Kisah Tragis Pieter Erberveld di Balik Nama Kampung Pecah Kulit Jakarta Barat
DI BALIK hiruk pikuk ibu kota, dan deretan gedung bertingkat ternyata menyimpak kisah memilukan yang mampu menyayat hati. Kisah beraroma pengkhianatan itu terjadi masa pendudukan pemerintah kolonial Belanda di masa lalu.
Tepatnya di Jalan Pangeran Jayakarta, Jakarta Barat, di sana terdapat sebuah kampung bernama Kampung Pecah Kulit.
Nama tersebut mungkin terdengar cukup unik. Tapi siapa sangka jika di balik keunian namanya terdapat peristiwa memilukan sekaligus membuat ngeri.
Tepatnya pada 12 April 1722 VOC melaksanakan eksekusi mati terhadap seorang seorang pria belasteran Jerman-Thailand bernama Pieter Erberveld yang dianggap sebagai pengkhianat kala itu.
Pieter Erberveld merupakan seorang pengusaha kaya raya yang gigih dan rajin membantu usaha-usaha orangtuanya di bidang penyamakan kulit dan pabrik sepatu.
Monumen Pieter Erberveld 1930 (Foto: Unversitas Leiden)
Ia memiliki ratusan hektare tanah yang tiba-tiba disita oleh VOC dengan alasan tanahnya tidak memiliki sertifikat sah dari VOC. Penyitaan tersebut rupanya berdampak luas, lantaran banyaknya penduduk lokal yang bekerja di tanah milik Peter.
Pieter pun selama ini dianggap sebagai \'Hero Batavia\' di wilayah itu karena sangat peduli dengan masyarakat pribumi.
Alhasil terjadilah persekutuan Erberveld dengan pria keturunan ningrat Banten, bernama Raden Ateng Kartadria.
Erberveld yang masih disulut amarah dendam itu kemudian merencanakan pemberontakan terhadap VOC.
Bahkan Raden Ateng Kartadria telah menyiapkan sebanyak 17 ribu orang untuk mendukung pemberontakan tersebut. Sayang seribu sayang, informasi tentang rencana pemberontakan itu bocor.
Ironisnya, orang yang membocorkan rencana pemberontakan itu tak lain anak perempuan Pieter sendiri yang saat itu sedang dimabuk cinta dengan seorang prajurit mata-mata VOC.
VOC atas perintah Gubernur Jenderal Joan Van Horn lalu bergerak meringkus Pieter dan Raden Ateng beserta para pengikutnya. Mereka lalu dieksekusi dengan cara sadis.
Monumen Pieter Erberveld 1900-1918 (Foto: Ist)
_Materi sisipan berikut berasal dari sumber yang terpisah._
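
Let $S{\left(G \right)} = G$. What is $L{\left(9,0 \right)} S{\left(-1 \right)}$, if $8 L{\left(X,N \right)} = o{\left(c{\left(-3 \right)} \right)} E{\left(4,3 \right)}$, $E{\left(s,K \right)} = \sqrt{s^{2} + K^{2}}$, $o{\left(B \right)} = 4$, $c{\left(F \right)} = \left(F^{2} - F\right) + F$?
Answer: $- \frac{5}{2} \approx -2.5$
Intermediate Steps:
$c{\left(F \right)} = F^{2}$
$E{\left(s,K \right)} = \sqrt{K^{2} + s^{2}}$
$L{\left(X,N \right)} = \frac{5}{2}$ ($L{\left(X,N \right)} = \frac{4 \sqrt{3^{2} + 4^{2}}}{8} = \frac{4 \sqrt{9 + 16}}{8} = \frac{4 \sqrt{25}}{8} = \frac{4 \cdot 5}{8} = \frac{1}{8} \cdot 20 = \frac{5}{2}$)
$L{\left(9,0 \right)} S{\left(-1 \right)} = \frac{5}{2} \left(-1\right) = - \frac{5}{2}$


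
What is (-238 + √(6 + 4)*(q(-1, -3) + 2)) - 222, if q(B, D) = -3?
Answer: -460 - √10 ≈ -463.16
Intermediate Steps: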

Kedua tangan dan kaki Erberveld diikat pada empat ekor kuda, dan kemudian kuda tersebut dipecut untuk berlari ke arah berlawanan.
Akibatnya, kulit dan tubuh Pieter terkoyak hancur berantakan. Tak hanya itu, pemerintah VOC juga membuat tugu peringatan yang ditulis dalam Bahasa Belanda dan Jawa bercat putih.
Kurang lebih isi dari tugu peringatan tersebut sebagai berikut; "Catatan dari peringatan yang menjijikkan pada si jahil terhadap negara yang telah dihukum Peter Erberveld. Dilarang mendirikan rumah, gedung, atau memasang papan kayu, atau bercocok taman di tempat ini selamanya," .
Kepala Pieter kemudian dipenggal, ditusuk dari leher hingga tembus ke ubun-ubun, dan ditancapkan di atas tonggak yang terpajang di gerbang rumahnya.
Di tempat eksekusi itulah kini bernama Kampung Pecah Kulit di kawasan Jalan Jayakarta, Pinangsia, Jakarta Barat.
Saat tentara Jepang masuk ke Indonesia, tugu peringatan itu dihancurkan namun prasastinya berhasil diselamatkan dan kini disimpan di Museum Prasasti, Jakarta.